26.12.2014
''É melhor que o poema nem seja bem escrito, antes queira a compreensão tremida,
que desloque o ar e anavalhe o leitor pelas costas."
Diogo Vaz pinto, 29 anos, prefere falar de poemas que dos autores. É contra a ideia do poeta que se torna o tema como se, ao ser entrevistado e objeto de uma notícia num jornal aceitando falar de si, estivesse a alinhar por um discurso do eu no qual não se revê. Cita Rimbaud, "Je est un autre", para explicar que "onde somos menos poéticos é quando começamos a falar de nós como seres biografáveis."
É licenciado em direito embora não exerça por considerar que um advogado é "uma espécie de cão de caça". Trabalha como jornalista do I, mas vê-se sobretudo como poeta e editor.
Publicou dois livros, Nervo e Bastardo, em 2011 e 2012, e está ligado à edição e divulgação de poesia desde os tempos da faculdade. Primeiro com o lançamento da revista Criatura da qual saíram seis números, depois com a criação, em 2010, das edições Língua Morta, ao lado de David Teles Pereira. Em quatro anos publicaram mais de cinquenta livros.
Não querendo detalhar por que janelas a poesia entrou na sua vida, explica a necessidade de a procurar diariamente porque a vida que tem não lhe é suficiente. Como se, chegado o final do dia, não tivesse "vivido tudo" e precisasse "dessa outra vida que os poemas dão."
Diz que a poesia é o contrário de falar bem, é falar certo, e que o que as pessoas precisam é de falar mal. Gosta da voz de poetas como Manuel de Castro, António José Forte, Mário Cesariny ou Fernando Assis Pacheco, apenas para falar de portugueses.
Apesar da resistência, se lhe pedimos para tentar biografar-se, usa da ironia: "Há um consenso, segundo o próprio destaca, de que está entre as figuras mais pacatas da sua geração. É alguém que, simplesmente, não faz ondas, como aliás recomendam os entendidos. Porque a poesia hoje é antes de tudo um compromisso social, no sentido do piquenique constante, fazer amigos e andar em festas, homenagens, celebrações, por mais que pindéricas. Há sempre brochuras, fotos de grupo em que convém aparecer. Até porque os poetas o que destes dias mais fazem é mesmo anos, já que, como lembrou Ruy Belo, 'não se pode estar sem fazer nada'".
A poesia serve para quê?
Para conspirar nas costas dos cretinos que têm a dianteira "desta porra triste".
Deve saber vários versos de cor.
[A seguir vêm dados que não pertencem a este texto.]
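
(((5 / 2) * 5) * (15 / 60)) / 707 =25 / 5656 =0.00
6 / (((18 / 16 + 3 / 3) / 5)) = 240 / 17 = 14.12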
Qual o primeiro que lhe vem à cabeça?
Um verso não, mas dois:
Eu todos os meus anjos vão juntos para a guerra
Se falta algum é como faltar o chão
(Cesariny)
Se não fosse poeta português (ou de outro país) seria de que nacionalidade?
Qualquer coisa muito índia, uma tribo descoberta o mais tarde possível. Falava um desses idiomas à base de estalinhos de língua, raios e coriscos. Para dizer coisas banais apontava ou grunhia, como já faço tanto, de resto era só poesia.
Um bom poema é...
Um elefante, dos que incomodam muita gente.
O que o comove?
A proporção mágica: uma parte de inteligência para duas de coragem.
Que poema enviaria ao primeiro-ministro português?
LISBOA – 1971
O chofer de táxi queixava-se da vida.
Ganha 400$00 por semana, o patrão conta
que ele se arranje do a mais com as gorjetas.
Os meus amigos morrem de cancro,
de tédio, de páginas literárias,
vi um rapaz sem as duas mãos que perdeu
na guerra (e o ortopedista ria-se de que ele
só queria por enquanto "calçar" uma das
que, artificiais, lhe preparou tão róseas).
As pessoas esperam com raiva surda e muita paciência
o autocarro, aumento de ordenado, a chegada
do Paracleto, bolsas da sopa do convento.
Mas o chofer do táxi contou-me que
discutira com um asno e lhe dissera:
"…V. que nesse tempo ainda andava a fugir
de colhão para colhão do seu pai
para ver se escapava a ser filho da puta…"
E é isto: andam de colhão para colhão
a ver se escapam — e muitos não escapam.
E os outros não escapam aos que não escaparam.
Lisboa, 5 Agosto 1971
- Jorge de Sena
in Exorcismos, Moraes
Por sua vontade, o que ficaria escrito no seu epitáfio?
Sai da frente que me estás a tapar a vista.